De descongelar se trata: de reponer la dimensión subjetiva, singular, humana de lo que atravesó cada uno de esos chicos y esas chicas de esta ciudad y de este país que pasaron torturados y violentados en un sótano, a plena luz del día y con el aval de la ley, del Estado y de la ciudadanía, lo que tendrían que haber sido sus mejores años. La chica se nombra desde el anonimato para entregar (atención a este verbo) un relato eficazmente minimalista, cuya credibilidad depende de lo que deliberadamente escamotea: nombres, crímenes específicos y todas esas otras precisiones e indicios cuyo lugar natural se halla en la denuncia y el testimonio, no en la obra literaria entendida como refracción de lo real antes que como reflejo de una realidad.

Entre lo que no se permite decir por pudor o modestia o por respeto a la autonomía de la obra, y lo que no puede decir porque tanto la capacidad de espanto como la de poder pensar alguna relación razonable entre causa y efecto parecen haber sido destruidas en su psiquis por los hechos mismos, Previgliano termina por contar tan poco y a la vez tanto en ese poco que cada detalle es una parte fractal de un todo infernal. "Contate un hecho", le piden cada noche unos presos comunes, delincuentes seguramente endurecidos, a un chico de diecinueve años sin filiación política, arrasado en su subjetividad por el encierro, que no sabe qué hace en una cárcel, no entiende nada de su situación ni tiene cómo entenderla, simplemente porque no tiene sentido; y entonces inventa, pero no nos dice qué es lo que inventa. Cabe agregar que esa es la parte más llevadera del relato, casi maníacamente feliz en comparación con lo anterior.

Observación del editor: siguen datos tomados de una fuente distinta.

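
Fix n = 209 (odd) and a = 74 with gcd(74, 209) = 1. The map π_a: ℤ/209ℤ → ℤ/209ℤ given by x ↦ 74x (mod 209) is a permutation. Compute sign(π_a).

Trace 85: π^k(85) = [85, 20, 17, 4, 87, 168, 101] for k=0..6.
6 cycles of lengths [90, 90, 10, 9, 9, 1].
6 cycles on 209: each ℓ→(−1)^(ℓ−1), product (−1)^203 = -1.
The Jacobi symbol (74|209) = -1 (Zolotarev) agrees.

-1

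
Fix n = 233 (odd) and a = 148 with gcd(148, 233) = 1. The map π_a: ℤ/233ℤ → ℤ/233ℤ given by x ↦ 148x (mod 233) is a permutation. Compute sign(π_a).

+1

Orbit of 8 under x↦148x: [8, 19, 16, 38, 32, 76, 64]… (length divides ord_233(148)).
Decompose π into cycles: lengths [29, 29, 29, 29, 29, 29, 29, 29, 1] (9 cycles, including the fixed point 0).
233 − 9 = 224 transpositions; sign(π) = (−1)^224 = +1.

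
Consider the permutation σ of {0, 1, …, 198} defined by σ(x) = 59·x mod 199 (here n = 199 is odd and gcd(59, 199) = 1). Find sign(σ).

Start at x=11: 11 → 52 → 83 → 121 → 174 → 117 → 137 → … (one orbit).
Cycle lengths of π_59 on ℤ/199ℤ: [66, 66, 66, 1]; 4 cycles in total.
199 − 4 = 195 transpositions; sign(π) = (−1)^195 = -1.
Check: (59/199) = -1 by Zolotarev.

-1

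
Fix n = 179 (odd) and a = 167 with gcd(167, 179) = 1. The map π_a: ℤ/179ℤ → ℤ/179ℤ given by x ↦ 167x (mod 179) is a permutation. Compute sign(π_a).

Start at x=40: 40 → 57 → 32 → 153 → 133 → 15 → 178 → … (one orbit).
Decompose π into cycles: lengths [178, 1] (2 cycles, including the fixed point 0).
Σ(ℓ_i−1) = 179−2 = 177; sign = (−1)^177 = -1.
Via Zolotarev, sign(π_{167}) = (167|179) = -1.

-1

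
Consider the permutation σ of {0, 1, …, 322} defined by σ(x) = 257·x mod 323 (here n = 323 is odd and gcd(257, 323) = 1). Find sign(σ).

Orbit of 32 under x↦257x: [32, 149, 179, 137, 2, 191, 314]… (length divides ord_323(257)).
Cycle lengths of π_257 on ℤ/323ℤ: [72, 72, 72, 72, 18, 8, 8, 1]; 8 cycles in total.
323 − 8 = 315 transpositions; sign(π) = (−1)^315 = -1.
Via Zolotarev, sign(π_{257}) = (257|323) = -1.

-1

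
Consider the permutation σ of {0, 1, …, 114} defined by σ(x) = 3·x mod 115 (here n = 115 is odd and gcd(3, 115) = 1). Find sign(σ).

Trace 101: π^k(101) = [101, 73, 104, 82, 16, 48, 29] for k=0..6.
The orbit structure of x ↦ 3x mod 115: 6 orbits of sizes [44, 44, 11, 11, 4, 1].
6 cycles on 115: each ℓ→(−1)^(ℓ−1), product (−1)^109 = -1.
(3|115)_J = -1 (Zolotarev's lemma cross-check).

-1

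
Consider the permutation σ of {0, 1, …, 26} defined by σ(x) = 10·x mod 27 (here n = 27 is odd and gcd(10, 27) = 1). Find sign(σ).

Start at x=1: 1 → 10 → 19 → 1 (one orbit).
Cycle type of π: 3×6 + 1×9; total 15 cycles.
15 cycles on 27: each ℓ→(−1)^(ℓ−1), product (−1)^12 = +1.

+1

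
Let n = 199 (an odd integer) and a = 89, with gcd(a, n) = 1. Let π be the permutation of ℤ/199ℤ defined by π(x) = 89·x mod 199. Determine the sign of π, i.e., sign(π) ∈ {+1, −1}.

+1

Orbit of 144 under x↦89x: [144, 80, 155, 64, 124, 91, 139]… (length divides ord_199(89)).
π_89 has 3 disjoint cycles with lengths [99, 99, 1] on {0,…,198}.
199 − 3 = 196 transpositions; sign(π) = (−1)^196 = +1.
Zolotarev: (89|199) = +1, matching the cycle-count sign.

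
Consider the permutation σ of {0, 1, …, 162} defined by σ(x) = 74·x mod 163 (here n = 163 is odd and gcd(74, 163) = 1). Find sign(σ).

+1

Orbit of 93 under x↦74x: [93, 36, 56, 69, 53, 10, 88]… (length divides ord_163(74)).
3 cycles of lengths [81, 81, 1].
n − c = 163 − 3 = 160; sign = (−1)^160 = +1.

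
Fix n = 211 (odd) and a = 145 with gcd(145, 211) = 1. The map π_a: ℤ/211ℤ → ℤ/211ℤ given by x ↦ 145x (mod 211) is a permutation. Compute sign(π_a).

Start at x=115: 115 → 6 → 26 → 183 → 160 → 201 → 27 → … (one orbit).
Decompose π into cycles: lengths [210, 1] (2 cycles, including the fixed point 0).
211 − 2 = 209 transpositions; sign(π) = (−1)^209 = -1.
(145|211)_J = -1 (Zolotarev's lemma cross-check).

-1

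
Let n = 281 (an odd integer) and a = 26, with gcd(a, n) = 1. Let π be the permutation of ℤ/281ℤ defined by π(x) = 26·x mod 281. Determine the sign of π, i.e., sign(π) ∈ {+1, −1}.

-1

Trace 87: π^k(87) = [87, 14, 83, 191, 189, 137, 190] for k=0..6.
2 cycles of lengths [280, 1].
Σ(ℓ_i−1) = 281−2 = 279; sign = (−1)^279 = -1.
(26|281)_J = -1 (Zolotarev's lemma cross-check).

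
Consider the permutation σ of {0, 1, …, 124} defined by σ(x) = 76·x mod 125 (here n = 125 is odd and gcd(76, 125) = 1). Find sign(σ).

Start at x=26: 26 → 101 → 51 → 1 → 76 → 26 (one orbit).
Decompose π into cycles: lengths [5, 5, 5, 5, 5, 5, 5, 5, 5, 5, 5, 5, 5, 5, 5, 5, 5, 5, 5, 5, 1, 1, 1, 1, 1, 1, 1, 1, 1, 1, 1, 1, 1, 1, 1, 1, 1, 1, 1, 1, 1, 1, 1, 1, 1] (45 cycles, including the fixed point 0).
n − c = 125 − 45 = 80; sign = (−1)^80 = +1.
(76|125)_J = +1 (Zolotarev's lemma cross-check).

+1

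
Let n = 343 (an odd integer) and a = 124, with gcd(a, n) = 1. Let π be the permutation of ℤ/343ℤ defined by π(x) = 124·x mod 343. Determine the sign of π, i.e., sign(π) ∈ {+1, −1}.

-1

Trace 46: π^k(46) = [46, 216, 30, 290, 288, 40, 158] for k=0..6.
Cycle type of π: 294 + 42 + 6 + 1; total 4 cycles.
Σ(ℓ_i−1) = 343−4 = 339; sign = (−1)^339 = -1.
Via Zolotarev, sign(π_{124}) = (124|343) = -1.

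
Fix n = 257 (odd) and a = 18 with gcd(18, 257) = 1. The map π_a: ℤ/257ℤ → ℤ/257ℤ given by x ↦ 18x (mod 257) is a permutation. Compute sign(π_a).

+1

Orbit of 187 under x↦18x: [187, 25, 193, 133, 81, 173, 30]… (length divides ord_257(18)).
Cycle lengths of π_18 on ℤ/257ℤ: [128, 128, 1]; 3 cycles in total.
Σ(ℓ_i−1) = 257−3 = 254; sign = (−1)^254 = +1.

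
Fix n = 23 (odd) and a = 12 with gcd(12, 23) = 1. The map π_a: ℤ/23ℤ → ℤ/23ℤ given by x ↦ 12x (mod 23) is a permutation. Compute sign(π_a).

Orbit of 12 under x↦12x: [12, 6, 3, 13, 18, 9, 16]… (length divides ord_23(12)).
Decompose π into cycles: lengths [11, 11, 1] (3 cycles, including the fixed point 0).
23 − 3 = 20 transpositions; sign(π) = (−1)^20 = +1.

+1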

El libro empieza con un mano a mano: el narrador no sabe dónde está, el lector tampoco. No sabe quién es ni cómo se llama ni qué se hizo de la chica del título, cuya función en la trama sería un spoiler revelar. No sabe si la mataron o no, y volverá sobre esa obsesión a cada paso. Lo que no sabe ni supo ni logra comprender ni recordar, tampoco lo inventa. Hay en esos silencios una ética admirable. La chica es la obra literaria que los sobrevivientes del terrorismo de Estado en la Argentina y sus coetáneos nos debíamos. Por su universalidad (universalidad que es el paradójico resultado de su rigurosa estética de la singularización), está a la altura de la narrativa del totalitarismo soviético, es decir de obras maestras como Una soledad demasiado ruidosa, del escritor checo Bohumil Rabal.

Como un tataranieto perdido de Kafka, Previgliano evoca los ribetes grotescos de la absurda maquinaria estatal que fabricó muerte y dolor durante años, a la que no le encuentra más motivos que la producción del mal por el mal mismo. El que uno de los libros secuestrados por milicos y paramilitares lleve el título de La Cuba Electrolítica, por ejemplo, es un chiste que suma horror desde el humor más oscuro.

 

El que su prosa carezca de toda estridencia va pintando un gris que grita por defecto: La chica es ante todo una inmersión en la memoria viva de alguien cuya capacidad de gritar quedó deshecha, o al menos eso se infiere de cómo narra. Es el lector quien deberá conectar los puntos que unen, por ejemplo, el amor del autor por la música clásica y la irreversible pérdida de la audición en uno de sus oídos a causa de un culatazo que fue la respuesta a una pregunta que a su vez fue la respuesta a una pregunta. Aquel trágico diálogo de sordos ("¿Cuál es su nombre de guerra?" "¿Qué guerra?") es también recordado en otro libro, La cuerda (2015), que es a La chica lo que un cuaderno de apuntes a un logrado cuadro al óleo. El nuevo libro se cierra con una esquirla de realidad, un poema carcelario del que se explica con qué materiales fue escrito, en una nota al pie que resulta abrumadora por su insignificancia: mucha atención a la letra chica, porque nada, absolutamente nada en este libro magistralmente asordinado es menor.